LOS ANGELES – Most of the people who rushed toward the derailed train were backing off, too afraid of the flames and the spilled diesel to try to save the pleading man trapped in the tangled wreckage.
Dean Jaeschke (search), though, jumped in to help. He knew what it was like to burn.
Years ago, strangers rescued Jaeschke from a car accident that seared and scarred his body.
"Everybody was saying, 'Get out of there.
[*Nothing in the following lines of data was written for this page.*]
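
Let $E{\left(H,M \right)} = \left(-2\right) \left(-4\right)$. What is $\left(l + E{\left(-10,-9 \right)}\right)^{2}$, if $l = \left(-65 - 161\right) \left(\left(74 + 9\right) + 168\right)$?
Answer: $3216931524$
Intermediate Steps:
$E{\left(H,M \right)} = 8$
$l = -56726$ ($l = - 226 \left(83 + 168\right) = \left(-226\right) 251 = -56726$)
$\left(l + E{\left(-10,-9 \right)}\right)^{2} = \left(-56726 + 8\right)^{2} = \left(-56718\right)^{2} = 3216931524$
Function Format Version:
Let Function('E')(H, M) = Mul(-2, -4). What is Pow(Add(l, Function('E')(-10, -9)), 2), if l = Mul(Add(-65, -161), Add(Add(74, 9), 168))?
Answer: 3216931524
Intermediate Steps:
Function('E')(H, M) = 8
l = -56726 (l = Mul(-226, Add(83, 168)) = Mul(-226, 251) = -56726)
Pow(Add(l, Function('E')(-10, -9)), 2) = Pow(Add(-56726, 8), 2) = Pow(-56718, 2) = 3216931524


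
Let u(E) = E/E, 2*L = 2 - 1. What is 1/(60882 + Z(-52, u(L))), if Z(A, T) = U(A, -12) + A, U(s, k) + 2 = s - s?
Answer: 1/60828 ≈ 1.6440e-5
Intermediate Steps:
U(s, k) = -2 (U(s, k) = -2 + (s - s) = -2 + 0 = -2)
L = 1/2 (L = (2 - 1)/2 = (1/2)*1 = 1/2 ≈ 0.50000)
u(E) = 1
Z(A, T) = -2 + A
1/(60882 + Z(-52, u(L))) = 1/(60882 + (-2 - 52)) = 1/(60882 - 54) = 1/60828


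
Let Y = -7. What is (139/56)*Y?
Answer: -139/8 ≈ -17.375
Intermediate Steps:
(139/56)*Y = (139/56)*(-7) = -139/8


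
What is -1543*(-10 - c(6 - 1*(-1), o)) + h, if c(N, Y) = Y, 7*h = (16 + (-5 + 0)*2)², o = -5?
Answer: 54041/7 ≈ 7720.1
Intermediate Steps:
h = 36/7 (h = (16 + (-5 + 0)*2)²/7 = (16 - 5*2)²/7 = (16 - 10)²/7 = (⅐)*6² = (⅐)*36 = 36/7 ≈ 5.1429)
-1543*(-10 - c(6 - 1*(-1), o)) + h = -1543*(-10 - 1*(-5)) + 36/7 = -1543*(-10 + 5) + 36/7 = -1543*(-5) + 36/7 = 7715 + 36/7 = 54041/7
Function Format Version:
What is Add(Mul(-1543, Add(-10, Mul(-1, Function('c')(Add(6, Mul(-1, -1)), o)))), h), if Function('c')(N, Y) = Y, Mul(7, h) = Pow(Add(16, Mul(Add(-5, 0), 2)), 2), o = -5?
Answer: Rational(54041, 7) ≈ 7720.1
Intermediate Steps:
h = Rational(36, 7) (h = Mul(Rational(1, 7), Pow(Add(16, Mul(Add(-5, 0), 2)), 2)) = Mul(Rational(1, 7), Pow(Add(16, Mul(-5, 2)), 2)) = Mul(Rational(1, 7), Pow(Add(16, -10), 2)) = Mul(Rational(1, 7), Pow(6, 2)) = Mul(Rational(1, 7), 36) = Rational(36, 7) ≈ 5.1429)
Add(Mul(-1543, Add(-10, Mul(-1, Function('c')(Add(6, Mul(-1, -1)), o)))), h) = Add(Mul(-1543, Add(-10, Mul(-1, -5))), Rational(36, 7)) = Add(Mul(-1543, Add(-10, 5)), Rational(36, 7)) = Add(Mul(-1543, -5), Rational(36, 7)) = Add(7715, Rational(36, 7)) = Rational(54041, 7)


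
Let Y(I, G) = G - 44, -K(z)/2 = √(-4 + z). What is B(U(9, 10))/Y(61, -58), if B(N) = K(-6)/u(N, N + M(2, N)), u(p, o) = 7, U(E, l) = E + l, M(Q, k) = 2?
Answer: I*√10/357 ≈ 0.0088579*I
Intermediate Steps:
K(z) = -2*√(-4 + z)
Y(I, G) = -44 + G
B(N) = -2*I*√10/7 (B(N) = -2*√(-4 - 6)/7 = -2*I*√10*(⅐) = -2*I*√10/7)
B(U(9, 10))/Y(61, -58) = (-2*I*√10/7)/(-44 - 58) = -2*I*√10/7/(-102) = -2*I*√10/7*(-1/102) = I*√10/357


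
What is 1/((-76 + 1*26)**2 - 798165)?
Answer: -1/795665 ≈ -1.2568e-6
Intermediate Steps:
1/((-76 + 1*26)**2 - 798165) = 1/((-76 + 26)**2 - 798165) = 1/((-50)**2 - 798165) = 1/(2500 - 798165) = 1/(-795665) = -1/795665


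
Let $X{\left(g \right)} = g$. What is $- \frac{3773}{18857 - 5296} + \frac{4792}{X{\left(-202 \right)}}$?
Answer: $- \frac{32873229}{1369661} \approx -24.001$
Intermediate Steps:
$- \frac{3773}{18857 - 5296} + \frac{4792}{X{\left(-202 \right)}} = - \frac{3773}{18857 - 5296} + \frac{4792}{-202} = - \frac{3773}{13561} + 4792 \left(- \frac{1}{202}\right) = \left(-3773\right) \frac{1}{13561} - \frac{2396}{101} = - \frac{3773}{13561} - \frac{2396}{101} = - \frac{32873229}{1369661}$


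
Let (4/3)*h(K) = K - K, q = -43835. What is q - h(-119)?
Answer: -43835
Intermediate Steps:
h(K) = 0 (h(K) = 3*(K - K)/4 = (¾)*0 = 0)
q - h(-119) = -43835 - 1*0 = -43835 + 0 = -43835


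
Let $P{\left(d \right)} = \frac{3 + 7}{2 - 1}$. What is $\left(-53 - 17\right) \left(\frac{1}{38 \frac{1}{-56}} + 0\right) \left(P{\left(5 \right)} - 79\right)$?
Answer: $- \frac{135240}{19} \approx -7117.9$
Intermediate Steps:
$P{\left(d \right)} = 10$ ($P{\left(d \right)} = \frac{10}{1} = 10 \cdot 1 = 10$)
$\left(-53 - 17\right) \left(\frac{1}{38 \frac{1}{-56}} + 0\right) \left(P{\left(5 \right)} - 79\right) = \left(-53 - 17\right) \left(\frac{1}{38 \frac{1}{-56}} + 0\right) \left(10 - 79\right) = - 70 \left(\frac{1}{38 \left(- \frac{1}{56}\right)} + 0\right) \left(-69\right) = - 70 \left(\frac{1}{- \frac{19}{28}} + 0\right) \left(-69\right) = - 70 \left(- \frac{28}{19} + 0\right) \left(-69\right) = \left(-70\right) \left(- \frac{28}{19}\right) \left(-69\right) = \frac{1960}{19} \left(-69\right) = - \frac{135240}{19}$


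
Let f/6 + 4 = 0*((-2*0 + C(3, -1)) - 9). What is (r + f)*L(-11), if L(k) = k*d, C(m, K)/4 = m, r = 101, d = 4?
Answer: -3388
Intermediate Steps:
C(m, K) = 4*m
L(k) = 4*k (L(k) = k*4 = 4*k)
f = -24 (f = -24 + 6*(0*((-2*0 + 4*3) - 9)) = -24 + 6*(0*((0 + 12) - 9)) = -24 + 6*(0*(12 - 9)) = -24 + 6*(0*3) = -24 + 6*0 = -24 + 0 = -24)
(r + f)*L(-11) = (101 - 24)*(4*(-11)) = 77*(-44) = -3388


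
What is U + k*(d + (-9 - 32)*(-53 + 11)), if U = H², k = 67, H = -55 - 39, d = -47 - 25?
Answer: 119386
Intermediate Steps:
d = -72
H = -94
U = 8836 (U = (-94)² = 8836)
U + k*(d + (-9 - 32)*(-53 + 11)) = 8836 + 67*(-72 + (-9 - 32)*(-53 + 11)) = 8836 + 67*(-72 - 41*(-42)) = 8836 + 67*(-72 + 1722) = 8836 + 67*1650 = 8836 + 110550 = 119386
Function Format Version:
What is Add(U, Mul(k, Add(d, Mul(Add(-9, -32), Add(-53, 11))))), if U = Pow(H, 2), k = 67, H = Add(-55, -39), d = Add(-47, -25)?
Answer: 119386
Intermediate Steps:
d = -72
H = -94
U = 8836 (U = Pow(-94, 2) = 8836)
Add(U, Mul(k, Add(d, Mul(Add(-9, -32), Add(-53, 11))))) = Add(8836, Mul(67, Add(-72, Mul(Add(-9, -32), Add(-53, 11))))) = Add(8836, Mul(67, Add(-72, Mul(-41, -42)))) = Add(8836, Mul(67, Add(-72, 1722))) = Add(8836, Mul(67, 1650)) = Add(8836, 110550) = 119386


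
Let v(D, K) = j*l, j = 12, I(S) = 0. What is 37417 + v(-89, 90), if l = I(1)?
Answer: 37417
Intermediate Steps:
l = 0
v(D, K) = 0 (v(D, K) = 12*0 = 0)
37417 + v(-89, 90) = 37417 + 0 = 37417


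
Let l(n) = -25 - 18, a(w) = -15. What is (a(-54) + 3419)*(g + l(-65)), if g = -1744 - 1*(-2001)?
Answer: 728456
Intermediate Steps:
g = 257 (g = -1744 + 2001 = 257)
l(n) = -43
(a(-54) + 3419)*(g + l(-65)) = (-15 + 3419)*(257 - 43) = 3404*214 = 728456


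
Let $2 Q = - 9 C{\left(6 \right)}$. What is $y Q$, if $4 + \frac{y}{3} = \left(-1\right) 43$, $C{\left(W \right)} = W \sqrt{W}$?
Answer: $3807 \sqrt{6} \approx 9325.2$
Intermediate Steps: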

That thing's going go up.' I kind of ignored that," Jaeschke, 50, told the Associated Press in an interview Thursday. "I've been through that."
The trapped man, Scott McKeown (search), died soon after Jaeschke freed him — but lived long enough to thank rescuers for not letting him burn alive.
McKeown was one of 11 people killed Wednesday in suburban Glendale (search) after a man allegedly abandoned his SUV on the tracks and caused two commuter trains to collide in the deadliest U.S. rail accident in nearly six years.
The rescue was one of many heroic moments by workers who were at the loading dock of a nearby Costco and scrambled to save people from the smoky chaos.
Those who lingered at the scene spoke reverently of the truck driver who regularly delivered ice cream to the warehouse but on this day risked his life. Meanwhile, Jaeschke slipped back into anonymity, driving 90 miles back to Southwest Traders Inc., the delivery company in Temecula where he has worked for 20 years.
Jaeschke's own traumatic memories were fresh Wednesday as bystanders approached the train wreck with fire extinguishers.
At 17, Jaeschke was nearly killed in a crash while returning home from Las Vegas with his brother and father. The driver lost control and the car hurtled off the road, flipping seven times. Jaeschke, who had been sleeping in the back, was thrown from the car, which then landed on him. Hot oil spilled over his body.
Strangers from another car pulled him out, he said. He spent months in the hospital, emerging with scars on his face, chest and arms. He underwent 40 operations.
The man Jaeschke pulled out Wednesday was covered in blood and soot and pinned down, Jaeschke and others said. In the early morning darkness, Jaeschke climbed up several feet of wreckage to find him. It appeared his arms and legs were broken.
"He just said, 'Get me out of here, I don't want to burn,"' Jaeschke recalled. He said he told others two or three times, "I need some help up here."
Hugo Moran, a 34-year-old Costco receiving clerk who helped pull several people to safety, said: "We all backed off because there was fuel everywhere."
Jaeschke persisted and McKeown grabbed his coat. "I said, 'I'm getting you out of here,"' Jaeschke said. But McKeown was stuck. Another driver jumped in to help, and they pulled him out.
"He didn't moan, he didn't scream," Jaeschke said. "I know he wasn't in pain. I want his wife and family to know that."
Twelve hours later, Jaeschke was at home, resting for his 4 a.m. Thursday delivery rounds.
"It really shook him up," his wife, Deborah, said from their home in Winchester. "It takes a lot to make that man cry, and when he came home, he was crying."